Evolutionary Origins of Animals

  • Animals derived from the eukaryotic clade Opisthokonts.
  • Choanoflagellates: Sister taxa to animals showcasing:
    • Similar morphology (cell body, microvilli, flagellum).
    • Capability for colony formation.

Colonial Flagellate Hypothesis

  1. Single flagellate creates aggregates.
  2. Colonies form hollow spheres.
  3. Cell specialization leads to reproduction and tissue formation, marking the origin of animals.

Choanoflagellates and Sponges

  • Choanoflagellates closely resemble collar cells (choanocytes) in sponges, supporting their evolutionary link.

Appearance of Animals in the Fossil Record

  • Molecular Phylogeny: Common ancestor of all animals around 770 MYA.
  • Biochemical Evidence: Sponges produced steroids in sediment from around 710 MYA (Cryogenian period).
  • Fossils: Ediacaran biota, e.g., Dickinsonia (560 MYA).

Major Animal Groups and Their Appearance

  • Animals like Porifera, Cnidarians, and Molluscs appeared in the Ediacaran.
  • Cambrian Period (541 - 480 MYA): Known for the Cambrian explosion where many modern phyla appear, though controversial.

Comparison of Ediacaran and Cambrian Life

  • Ediacaran: Soft-bodied, filter-feeders, mostly small.
  • Cambrian: Appearance of hard structures, predator adaptations, and increase in body size.
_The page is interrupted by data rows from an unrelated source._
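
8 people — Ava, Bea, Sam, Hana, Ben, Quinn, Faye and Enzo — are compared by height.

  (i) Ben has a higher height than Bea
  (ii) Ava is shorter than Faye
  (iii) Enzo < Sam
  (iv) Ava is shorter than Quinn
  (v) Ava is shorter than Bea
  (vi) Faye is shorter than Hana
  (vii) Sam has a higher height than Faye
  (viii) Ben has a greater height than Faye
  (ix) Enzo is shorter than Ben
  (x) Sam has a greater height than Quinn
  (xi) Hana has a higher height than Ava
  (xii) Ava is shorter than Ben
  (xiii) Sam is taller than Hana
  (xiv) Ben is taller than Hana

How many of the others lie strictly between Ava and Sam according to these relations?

3

Chaining upward from Ava reaches: Quinn, Faye, Bea, Hana, Ben.
Chaining downward from Sam reaches: Enzo, Quinn, Faye, Hana.
Strictly between Ava and Sam are those in both lists: Quinn, Faye, Hana — 3 elements.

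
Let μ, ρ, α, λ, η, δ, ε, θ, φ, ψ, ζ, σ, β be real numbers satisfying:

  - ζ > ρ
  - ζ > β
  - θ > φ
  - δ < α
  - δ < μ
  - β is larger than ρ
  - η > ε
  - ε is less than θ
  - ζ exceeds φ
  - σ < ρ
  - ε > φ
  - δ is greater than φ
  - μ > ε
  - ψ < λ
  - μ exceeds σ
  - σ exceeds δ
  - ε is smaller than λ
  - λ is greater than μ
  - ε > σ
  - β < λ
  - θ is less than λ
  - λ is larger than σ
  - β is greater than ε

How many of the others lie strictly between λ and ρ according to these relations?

1

Chaining upward from ρ reaches: β, ζ.
Chaining downward from λ reaches: φ, δ, σ, ε, β, μ, ψ, θ.
Strictly between ρ and λ are those in both lists: β — 1 element.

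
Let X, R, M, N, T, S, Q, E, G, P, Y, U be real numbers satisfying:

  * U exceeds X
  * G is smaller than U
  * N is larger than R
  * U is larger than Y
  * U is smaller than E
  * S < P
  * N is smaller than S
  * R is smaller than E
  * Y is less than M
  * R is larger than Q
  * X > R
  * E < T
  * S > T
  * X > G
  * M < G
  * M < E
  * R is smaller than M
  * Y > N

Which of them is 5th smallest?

M

Chaining the given pairs: Q < R < N < Y < M < G < X < U < E < T < S < P.
The 5th smallest is M.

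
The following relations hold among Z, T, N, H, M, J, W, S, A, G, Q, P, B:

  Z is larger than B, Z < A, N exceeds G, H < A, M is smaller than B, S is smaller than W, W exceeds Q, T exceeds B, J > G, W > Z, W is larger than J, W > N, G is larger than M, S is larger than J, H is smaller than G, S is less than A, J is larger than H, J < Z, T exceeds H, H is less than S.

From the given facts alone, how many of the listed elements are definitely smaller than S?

From S the given relations immediately reach H, J.
From those, G — 3 in total.
From those, M — 4 in total.
Nothing else is reachable below S; 4 in all.

4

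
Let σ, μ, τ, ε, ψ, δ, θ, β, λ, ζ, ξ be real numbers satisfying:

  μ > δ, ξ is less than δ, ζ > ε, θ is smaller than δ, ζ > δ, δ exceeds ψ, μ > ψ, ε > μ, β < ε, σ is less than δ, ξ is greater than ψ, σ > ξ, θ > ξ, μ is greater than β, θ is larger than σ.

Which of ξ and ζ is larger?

ζ

ξ < σ and σ < θ give ξ < θ.
Then θ < δ extends the chain to δ.
Then δ < μ extends the chain to μ.
With μ < ε: ξ < σ < θ < δ < μ < ε.
Then ε < ζ extends the chain to ζ.
So ξ < ζ; ζ is the larger of the two.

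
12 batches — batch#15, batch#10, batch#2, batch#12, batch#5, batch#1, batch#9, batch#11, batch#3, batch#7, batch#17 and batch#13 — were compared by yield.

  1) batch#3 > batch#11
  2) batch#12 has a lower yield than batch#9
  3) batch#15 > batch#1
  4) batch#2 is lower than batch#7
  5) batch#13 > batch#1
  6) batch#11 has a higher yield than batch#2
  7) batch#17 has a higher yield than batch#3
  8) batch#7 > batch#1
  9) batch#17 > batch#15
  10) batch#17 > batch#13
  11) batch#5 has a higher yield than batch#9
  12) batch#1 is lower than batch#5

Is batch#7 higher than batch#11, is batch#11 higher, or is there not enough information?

undetermined

Following every chain through batch#11: above batch#11 we get batch#3, batch#17; below batch#11 we get batch#2.
batch#7 is not reached, and no chain runs the other way from batch#7 to batch#11.
So the given relations leave the order of batch#11 and batch#7 undetermined.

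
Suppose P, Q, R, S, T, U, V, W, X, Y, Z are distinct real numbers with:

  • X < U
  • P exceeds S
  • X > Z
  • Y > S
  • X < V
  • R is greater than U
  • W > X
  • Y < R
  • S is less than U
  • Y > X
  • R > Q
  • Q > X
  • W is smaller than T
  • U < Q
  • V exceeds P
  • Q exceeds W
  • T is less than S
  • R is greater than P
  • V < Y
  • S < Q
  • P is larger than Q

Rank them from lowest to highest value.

Each adjacent pair is fixed by a given relation: Z < X; X < W; W < T; T < S; S < U; U < Q; Q < P; P < V; V < Y; Y < R. Chaining them end to end gives the full order.

Z < X < W < T < S < U < Q < P < V < Y < R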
Body Orientation and Symmetry

  • Radial Symmetry: Equal in all directions around an oral-aboral axis (e.g., sea anemones).
  • Bilateral Symmetry:
    • Anterior (leading direction)
    • Posterior (opposite to anterior)
    • Ventral (mouth side)
    • Dorsal (opposite side of ventral)

Levels of Organization in Animals

  • Protoplasmic: Functions within a single cell (e.g., protists).
  • Cellular: Aggregation of functionally differentiated cells (e.g., sponges).
  • Tissue: Groups of similar cells working together (e.g., cnidarians).
  • Organ: Different tissues working together for specific functions.
  • Organ Systems: Organs working together for complex functions.

Embryonic Development

  1. Fertilization: Fusion of egg and sperm to form a zygote.
  2. Cleavage: Division of the zygote into smaller cells.
  3. Blastulation: Formation of a blastula (hollow ball of cells).
  4. Gastrulation: Formation of germ layers (ectoderm, mesoderm, endoderm).
  5. Differentiation: Formation of body tissues and organs.
  6. Growth: Increase in body size.

Germ Layers

  • Diploblast: Two germ layers (no mesoderm).
  • Triploblast: Three germ layers (ectoderm, mesoderm, endoderm) that develop into organs and tissues.

Coelom Formation

  • Acoelomate: No body cavity.
  • Pseudocoelomate: Body cavity partially lined by mesoderm.
  • Coelomate: Body cavity fully lined by mesoderm on all sides.

Fossil Record Patterns

  • Punctuated Equilibrium: Rapid bursts of evolutionary change, interspersed with periods of stability.
  • Phyletic Gradualism: Gradual and continuous evolution within lineages (e.g., vertebrate limbs).